Spezialisierung als Chance und Klumpenrisiko
Seis Stärke ist der Fokus: Während Universal-Chains alles ein bisschen können, optimiert Sei kompromisslos für den einen Anwendungsfall, der in Krypto nachweislich Gebühren generiert – Trading. Die Schwäche ist dieselbe Medaille von der anderen Seite: Ohne dominante Handels-Apps bleibt die Spezialisierung ein leeres Versprechen, und die Konkurrenz durch Solana, Hyperliquid und Trading-fokussierte L2s ist enorm. Das Chance-Risiko-Profil entspricht einem jungen Wachstumswert mit binärem Ausgang und hoher Volatilität.
Was den Sei-Kurs tatsächlich bewegt
Sei ist gezielt für Handelsanwendungen gebaut: sehr kurze Bestätigungszeiten, eine auf Orderabwicklung optimierte Architektur. Das ist ein klar umrissenes Profil statt einer Allzweck-Kette – und zugleich das Problem, denn Solana besetzt dieselbe Nische bereits mit einem deutlich größeren Ökosystem.
Die Kennzahlen, auf die wir bei Sei schauen
- Handelsvolumen auf der Kette: Der einzige Beleg dafür, dass die Spezialisierung angenommen wird.
- Freischaltungen aus Team- und Investorenbeständen: Wie bei allen Netzwerken der jüngeren Generation ein realer Angebotsfaktor.
- Stablecoin-Liquidität: Ohne sie funktioniert keine Handelsanwendung.
- Zahl aktiver Anwendungen: Trennt Ökosystem von Ankündigung.
Warum Geschwindigkeit allein keine Nutzer bindet
Technische Kennzahlen entscheiden selten darüber, wo gehandelt wird – Liquidität und vorhandene Anwendungen tun es. Wer bereits auf Solana handelt, wechselt nicht wegen kürzerer Bestätigungszeiten. Unsere Prognose setzt deshalb keine Verdrängung voraus.

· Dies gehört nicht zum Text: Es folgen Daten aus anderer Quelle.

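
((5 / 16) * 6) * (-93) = -1395 / 8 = -174.38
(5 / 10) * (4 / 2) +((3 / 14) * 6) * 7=10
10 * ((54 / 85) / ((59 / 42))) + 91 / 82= 463225 / 82246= 5.63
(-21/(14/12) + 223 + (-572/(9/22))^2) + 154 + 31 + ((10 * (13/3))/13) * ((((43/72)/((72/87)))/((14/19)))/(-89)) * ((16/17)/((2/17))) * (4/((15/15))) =7309338313/3738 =1955414.21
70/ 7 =10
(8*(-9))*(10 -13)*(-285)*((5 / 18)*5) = -85500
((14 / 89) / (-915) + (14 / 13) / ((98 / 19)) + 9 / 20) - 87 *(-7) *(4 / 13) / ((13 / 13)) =5574041497 / 29642340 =188.04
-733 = -733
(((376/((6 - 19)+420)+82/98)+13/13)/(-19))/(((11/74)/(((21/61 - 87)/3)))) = 194010296/6871711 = 28.23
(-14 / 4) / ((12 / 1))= -7 / 24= -0.29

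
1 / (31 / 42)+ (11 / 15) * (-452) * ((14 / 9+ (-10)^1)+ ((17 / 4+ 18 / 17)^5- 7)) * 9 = -2118447761329648021 / 169019777280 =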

Woran diese Prognose scheitern kann
Bleibt das Handelsvolumen hinter den Erwartungen, trifft planmäßig freigegebenes Angebot auf zu geringe Nachfrage. Sei hat zudem keine vollständige Zyklushistorie – belastbare Aussagen über das Verhalten in einem längeren Bärenmarkt sind nicht möglich.